The material is reprinted faithfully, but there has been a little bit of mastering here to bring out the music's sinister fleshiness and perhaps make it more tolerable to ears weaned on their studio albums for the last 30+ years. I can't promise you that they are all that much more listenable, since the dirty guitars are a little buried beneath the tinny, driving beats, bass throbs, and messy as fuck vocals which remind me just as much of old demo-era Voivod as anything else. In fact, like those Canadians, you can really hear the punk roots in this material, which Sodom would of course revisit more directly in their 90s recordings. However, while I admit that even In the Sign of Evil and Obsessed by Cruelty aren't the greatest studio works out there, and I'm more of a Persecution Mania/Agent Orange guy, I have to say that the album versions are just so much more sinister sounding to my ears than what is represented on these demos. The vocals are so much more 'together' and vicious, while the guitars sound gut-wrenchingly evil despite their primitive tone and construction.

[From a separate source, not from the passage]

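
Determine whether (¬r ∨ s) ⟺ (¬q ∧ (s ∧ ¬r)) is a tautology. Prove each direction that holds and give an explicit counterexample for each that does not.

[⇒] This fails. Under q = F, s = F, r = F, the left side is true but the right side is false.

[⇐] Assume the antecedent. If q is true, the antecedent cannot hold. If q is false, the antecedent forces (q = F, s = T, r = F), and ¬r ∨ s holds there. Either way ¬r ∨ s holds.

Not equivalent: only (⇐) holds.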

So this really does end up only in the sights of those purists and completists who want the most original recordings they can find of their favorite, veteran 80s bands, of which Tom Angelripper and company certainly qualify. I respect the decision to make this available in as close a 'real' form as the band was comfortable with, only adjusting a little of the mix for modern hardware, so that fans don't have to hear it on the usual bootlegs or just crappy .mp3s uploaded to the web, but I wouldn't even listen to this over the material on The Final Sign of Evil re-recordings they put out back in 2007. It's worth a few True Evil Points to have in your collection but I bet for most folks it just sits there while they listen to "Sodomy and Lust", "Nuclear Winter" and the 1986 version of "Proselytism Real" all over again. Still, this collection is EXACTLY what it set out to be, and you can pick from cassettes, vinyls or CD, whatever poison you prefer, so I'm not about to dump on it all that hard. If you woke up this morning and suddenly found yourself demanding that you own the Sodom demos, or the world would end, then they've got your back.